Девушка пристыженно потупилась, наступила правой ногой на левую и опустила голову на грудь. Преступление ее было ничтожно, практически допитая, незакрытая бутылка валялась на полу и скорее представляла собой мусор, чем что–то еще. Параша — имя дал ей, конечно, Денис — просто из любопытства, а не из жадности подняла ее и поднесла к лицу, капнула на язык, и за этим занятием и застал ее Денис. Он бы, наверно, ничего ей не сказал, если бы она не смутилась так явно и сильно. Удобно общаться с человеком, испытывающим по отношению к тебе чувство вины. Из прошлой, совершенно неудачной семейной жизни вынес господин аниматор эту науку. И применил на экваторе.
— Мужчина, женщина, мальчик, девочка, нет–нет, это тоже девочка. А-а, вы хотите знать, где «нет–нет»? «Нет» — это «нет»! Поймите — просто нет! — товарищ инженер жестами пояснял значение слов, старался не нервничать. «Поймите» в его сурдопереводе выглядело как постукивание указательным пальцем по виску.
Денис скептически прищурился. По его мнению, постукивание указательным пальцем скорее обозначало отсутствие понимания, чем наоборот. «Поймите», с его явной императивностью, требовало для обозначения другого жеста.
— Знаешь что, Параша, а принеси–ка мне свежей водички.
Денис пошел своим педагогическим путем. Путем создания в сознании соответствующего аборигена ограниченной системы команд–образов. Он не считал нужным доводить до сведения расторопной девицы, что такое «свежая», «знаешь», и тем более не вдавался в смысл частицы «ка» или уменьшительного суффикса в слове «вода». Он просто обучил ее своим привычкам, каждой из которых соответствовали некое количество слов и жестов и особая интонация. Она довольно скоро все это усвоила и перестала путаться в командах. На абстрактные темы он с ней общаться не собирался.

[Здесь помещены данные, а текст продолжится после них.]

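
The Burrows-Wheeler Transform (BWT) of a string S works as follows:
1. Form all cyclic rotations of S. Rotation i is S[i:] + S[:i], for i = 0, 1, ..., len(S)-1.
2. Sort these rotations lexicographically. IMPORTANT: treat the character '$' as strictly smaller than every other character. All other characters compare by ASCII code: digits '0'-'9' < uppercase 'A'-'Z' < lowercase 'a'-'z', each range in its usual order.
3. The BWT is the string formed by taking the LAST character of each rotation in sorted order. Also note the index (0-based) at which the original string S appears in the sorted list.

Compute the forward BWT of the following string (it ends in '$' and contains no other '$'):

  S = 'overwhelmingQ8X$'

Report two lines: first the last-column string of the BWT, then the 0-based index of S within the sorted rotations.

Answer: XQg8hvnwmeli$eor
12

Derivation:
All 16 rotations (rotation i = S[i:]+S[:i]):
  rot[0] = overwhelmingQ8X$
  rot[1] = verwhelmingQ8X$o
  rot[2] = erwhelmingQ8X$ov
  rot[3] = rwhelmingQ8X$ove
  rot[4] = whelmingQ8X$over
  rot[5] = helmingQ8X$overw
  rot[6] = elmingQ8X$overwh
  rot[7] = lmingQ8X$overwhe
  rot[8] = mingQ8X$overwhel
  rot[9] = ingQ8X$overwhelm
  rot[10] = ngQ8X$overwhelmi
  rot[11] = gQ8X$overwhelmin
  rot[12] = Q8X$overwhelming
  rot[13] = 8X$overwhelmingQ
  rot[14] = X$overwhelmingQ8
  rot[15] = $overwhelmingQ8X
Sorted (with $ < everything):
  sorted[0] = $overwhelmingQ8X  (last char: 'X')
  sorted[1] = 8X$overwhelmingQ  (last char: 'Q')
  sorted[2] = Q8X$overwhelming  (last char: 'g')
  sorted[3] = X$overwhelmingQ8  (last char: '8')
  sorted[4] = elmingQ8X$overwh  (last char: 'h')
  sorted[5] = erwhelmingQ8X$ov  (last char: 'v')
  sorted[6] = gQ8X$overwhelmin  (last char: 'n')
  sorted[7] = helmingQ8X$overw  (last char: 'w')
  sorted[8] = ingQ8X$overwhelm  (last char: 'm')
  sorted[9] = lmingQ8X$overwhe  (last char: 'e')
  sorted[10] = mingQ8X$overwhel  (last char: 'l')
  sorted[11] = ngQ8X$overwhelmi  (last char: 'i')
  sorted[12] = overwhelmingQ8X$  (last char: '$')
  sorted[13] = rwhelmingQ8X$ove  (last char: 'e')
  sorted[14] = verwhelmingQ8X$o  (last char: 'o')
  sorted[15] = whelmingQ8X$over  (last char: 'r')
Last column: XQg8hvnwmeli$eor
Original string S is at sorted index 12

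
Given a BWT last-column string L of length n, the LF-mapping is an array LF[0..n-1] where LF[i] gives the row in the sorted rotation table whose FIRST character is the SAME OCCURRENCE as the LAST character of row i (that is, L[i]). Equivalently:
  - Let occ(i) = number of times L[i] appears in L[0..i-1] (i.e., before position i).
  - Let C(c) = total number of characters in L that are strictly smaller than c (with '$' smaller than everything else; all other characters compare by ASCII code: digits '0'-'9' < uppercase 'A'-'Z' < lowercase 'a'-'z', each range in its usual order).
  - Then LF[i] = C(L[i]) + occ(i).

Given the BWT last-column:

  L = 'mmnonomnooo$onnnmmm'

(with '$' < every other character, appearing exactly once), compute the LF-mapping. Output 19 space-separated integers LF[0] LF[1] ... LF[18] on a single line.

Answer: 1 2 7 13 8 14 3 9 15 16 17 0 18 10 11 12 4 5 6

Derivation:
Char counts: '$':1, 'm':6, 'n':6, 'o':6
C (first-col start): C('$')=0, C('m')=1, C('n')=7, C('o')=13
L[0]='m': occ=0, LF[0]=C('m')+0=1+0=1
L[1]='m': occ=1, LF[1]=C('m')+1=1+1=2
L[2]='n': occ=0, LF[2]=C('n')+0=7+0=7
L[3]='o': occ=0, LF[3]=C('o')+0=13+0=13
L[4]='n': occ=1, LF[4]=C('n')+1=7+1=8
L[5]='o': occ=1, LF[5]=C('o')+1=13+1=14
L[6]='m': occ=2, LF[6]=C('m')+2=1+2=3
L[7]='n': occ=2, LF[7]=C('n')+2=7+2=9
L[8]='o': occ=2, LF[8]=C('o')+2=13+2=15
L[9]='o': occ=3, LF[9]=C('o')+3=13+3=16
L[10]='o': occ=4, LF[10]=C('o')+4=13+4=17
L[11]='$': occ=0, LF[11]=C('$')+0=0+0=0
L[12]='o': occ=5, LF[12]=C('o')+5=13+5=18
L[13]='n': occ=3, LF[13]=C('n')+3=7+3=10
L[14]='n': occ=4, LF[14]=C('n')+4=7+4=11
L[15]='n': occ=5, LF[15]=C('n')+5=7+5=12
L[16]='m': occ=3, LF[16]=C('m')+3=1+3=4
L[17]='m': occ=4, LF[17]=C('m')+4=1+4=5
L[18]='m': occ=5, LF[18]=C('m')+5=1+5=6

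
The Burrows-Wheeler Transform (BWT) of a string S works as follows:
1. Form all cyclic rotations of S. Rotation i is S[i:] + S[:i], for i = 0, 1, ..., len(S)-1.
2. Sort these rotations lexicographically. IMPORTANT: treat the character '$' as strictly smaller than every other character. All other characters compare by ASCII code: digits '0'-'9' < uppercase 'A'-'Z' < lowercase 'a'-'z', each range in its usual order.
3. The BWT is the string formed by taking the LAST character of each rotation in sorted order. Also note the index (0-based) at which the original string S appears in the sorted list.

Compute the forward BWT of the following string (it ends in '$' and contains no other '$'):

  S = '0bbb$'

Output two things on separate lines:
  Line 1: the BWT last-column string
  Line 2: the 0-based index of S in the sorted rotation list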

Параша убежала исполнять приказание.
Пожалуй, хватит развлекаться и третировать ее предъявлением пустой бутылки, решил Денис. Чувство вины не бездонный колодец — обнаружили, закрепили и хватит транжирить, пригодится на будущее. Но интересно все же, как прочно в них здесь встроена эта стыдливость. Чужое брать нельзя, даже капельку. Закон такой? Кто его ввел?
Кроме того, отметил про себя Денис, капля колы пришлась девушке очень по вкусу. Над этим тоже следовало подумать.
Дядя Саша наконец выпутался из методологической ловушки, и обучение снова пошло почти ровненько.
— Небо, а там море. «А там» — это просто «там». Курица, земля, вода… Пошли. Пошли — это пошли! — Он стал спускаться с холма по хорошо уже знакомой тропинке сквозь заросли в долину, чтобы охватить русским словарем всю здешнюю территорию.
Интересно, что за дядей Сашей бродили не все убудцы, хотя, надо признать, ревниво говорил себе Денис, толпа вокруг него всегда какая–то была. Сам он к ней демонстративно не присоединялся: не хотелось, чтобы его приняли за одного из учеников товарища инженера. Они партнеры по несчастью, просто один владеет популистскими приемами, а другой нет. И не желает владеть.
В чем был популизм дяди Саши — бросалось в глаза. Он не жалел времени на разговоры с этими идеальными дикарями. Наш Миклухо — Маклай для них не только отец родной, но и гуру–учитель, и пионервожатый.
— Дядя Саша, это я по профессии массовик–затейник. Зачем отбираете мой хлеб? — посмеивался Денис.
— Я их не развлекаю, — отвечал товарищ инженер совершенно серьезным тоном.
— А, понятно, хождение в народ, плоды просвещения!
Инженер пожимал плечами и во главе очередной команды уходил с холма в долину.
Денис, оставшись один, терял уверенность в том, что он прав, но делать было нечего, оставалось настаивать на своей линии поведения.